11 February 2013

Lately I have been very intrigued by letterpress based design.  I enjoy the fact that it gives design a texture, looks clean and most of all very professional.  As of right now, it is the most appealing pproach to design in my opinion.  This being said, I believe it is quickly disappearing and becoming an art of the past.

Brady Vest of Hammerpress is the owner of Hammerpress, still using old techniques to create letterpress work.  A lot of letterpress settings are being generated by computer nowadays, which is definitely not as unique as hand-setting letters and designs like Brandy Vest still does.  He believes that although letterpress may be dying a bit, his work is growing because of the fact that it is done all by hand.  In a way, this gives his designs that sort of "hipster" feel that people are looking for.  By this I mean it is old fashioned and the fact that it is hard to come by makes it more wanted.  To see more work from Hammerpress, visit this webiste http://hammerpress.net/

http://www.boxcarpress.com/blog/tag/letterpress-print-shop/ is another blog run by Matt Robinson.  In this blog, many letterpress designs are shared by him, showing that letterpress is really very unique and beautiful.  Depending on what style of design you prefer, letterpress may not be appealing to you.  However, this is due to lack of education on letterpress.  Just by running through some images of letterpress posters or packaging, it is simple to see how much work goes into these designs.  They should be recognized and utilized more in my opinion.


  1. It's unfortunate that handmade techniques like this are disappearing. That Hammerpress site has a lot of really beautiful unique designs which should singlehandedly keep the art form alive. I'd love to learn how to do this someday- anything that can be done without computers is really valuable in my opinion.

  2. These designs are great! This would be a really fun medium to learn. It really does give a different vibe to the creations. Very pretty.

  3. Designs like this are so intriguing, clean and creative. It is sad to think that techniques of this sort are going out of style. I suppose you could say it is matter of personal preference to design something using this median/ technique. However doing so will give you that genuine feel that many seek. Plus the fact that you put the time and effort into it rather than simply computer generating, makes it that much more valuable.

  4. I really want to get into letterpressing! Creations are much more meaningful and have a unique quality to them. I think doing stuff by hand means so much more and I would love to have that experience working in a letterpress studio! Maybe John can point those interested in the right direction?

  5. Well, I'll certainly add that it is hardly a dead process, but it surely is a niche one. In recent years, it has actually become quite popular, especially in the invitation industry, but also make for an impressive business card, and other various items.

    Sadly, there isn't anyone with an operating shop in Flagstaff, but there are two in Tucson (and I'm sure others in PHX); Letterpress Finesse and one operated at the UA, where I learned and worked in letterpress. If enough people are interested in forming a small group, we might be able to arrange a field trip with the Jack Sinclair Letterpress Studio at the UA.

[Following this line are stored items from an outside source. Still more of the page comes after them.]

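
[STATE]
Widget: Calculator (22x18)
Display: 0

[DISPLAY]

                     0
┌───┬───┬───┬───┐     
│ 7 │ 8 │ 9 │ ÷ │     
├───┼───┼───┼───┤     
│ 4 │ 5 │ 6 │ × │     
├───┼───┼───┼───┤     
│ 1 │ 2 │ 3 │ - │     
├───┼───┼───┼───┤     
│ 0 │ . │ = │ + │     
├───┼───┼───┼───┤     
│ C │ MC│ MR│ M+│     
└───┴───┴───┴───┘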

    One last item I thought I'd share, because I do love letterpress and miss it dearly, is a Swiss letterpress artist who does some awesomely contemporary design using the traditional press. And, he includes video for all of his projects—definitely a site worth spending some time on.


  6. IT would be awesome if we could go on a field trip like you said! I would be interested.
    I think the letterpress is very interesting. It would be cool to see more designs that use them and to use them ourselves. It would be lovely to work with a letterpress in a job in the future.